Prof. Dr. Ömer Kuru ayrıca, bu belirtilerin tipik olarak bazen omurganın tamamına yayılım gösterdiği gibi genellikle omurganın ortasında yerleşen kronik ağrı ve sertlik olduğunu, bu ağrının da bir ya da iki kalçaya, hatta uyluktan sarkoliak eklemler kadar yayılım gösterebildiğine de değinmeden geçmiyor.
KAMBURLUKLA SONUÇLANIYOR
Hastalarda bel ağrısının yanı sıra topuk ağrısı, eklemlerde şişlik, uyku bozukluğu, yorgunluk, sabah kalkınca tutukluk, göz iltihabı, sedef hastalığı, kilo kaybı, göğüs ağrısı (özellikle batıcı tipte), ateş ve gece terlemesi gibi ilave bulgular olabileceğine vurgu yapan Prof. Dr. Ömer Kuru, Ankilozan spondilit’in ilerleyici bir hastalık olmasından dolayı zaman içinde kamburlukla sonuçlandığını söylüyor. Hatta hastaların %30 unun zaman içinde işlerini yapamaz hale geldiğini, dolayısıyla da ölüm riskinin de hasta olmayanlara göre 1,5-4 misli fazlalaştığına işaret ediyor.

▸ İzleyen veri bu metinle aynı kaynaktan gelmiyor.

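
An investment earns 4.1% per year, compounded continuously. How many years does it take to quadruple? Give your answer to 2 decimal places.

e^(0.041t) = 4, so 0.041t = ln 4 ≈ 1.3863.
t ≈ 1.3863/0.041 ≈ 33.8121.

33.81 years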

Bu iltihabi hastalık neden başlar sorusuna ise Prof. Dr. Ömer Kuru şu açıklamalarda bulunuyor: “Ankilozan spondilit’in neden başladığı tam olarak bilinmez. Ancak hastalıkta genetik yük oldukça fazladır. Hastaların %90ından fazlasının kanında HLA-B27 denilen antijen (+) dır. Ailede ankilozan spondilit varsa 1. Derecede akrabalarda bulunma olasılığı %20 dir” diyor.
Ailesinde ankilozan olanlarla, sık barsak enfeksiyonu geçirenlerin risk altında olduklarını hatırlatan Kuru, hastalığın tedavi edilebilirliğindeki başlıca şartının erken tanı olduğunun önemle altını çiziyor. Ve ekliyor: “ Hastalık ne kadar erkenden tanınırsa o kadar başarılı bir şekilde tedavi edilir. Önemli olan deformiteler oluşmadan başlanan tedavidir. Tedavide fizyoterapi, egzersiz ve iltihap giderici ilaçlar kullanılır. Yeni çıkan biyolojik ajanlarla hastalığın seyrini değiştirmek, yaşam kalitesini artırmak ve deformiteleri önlemek mümkün hele gelmiştir.”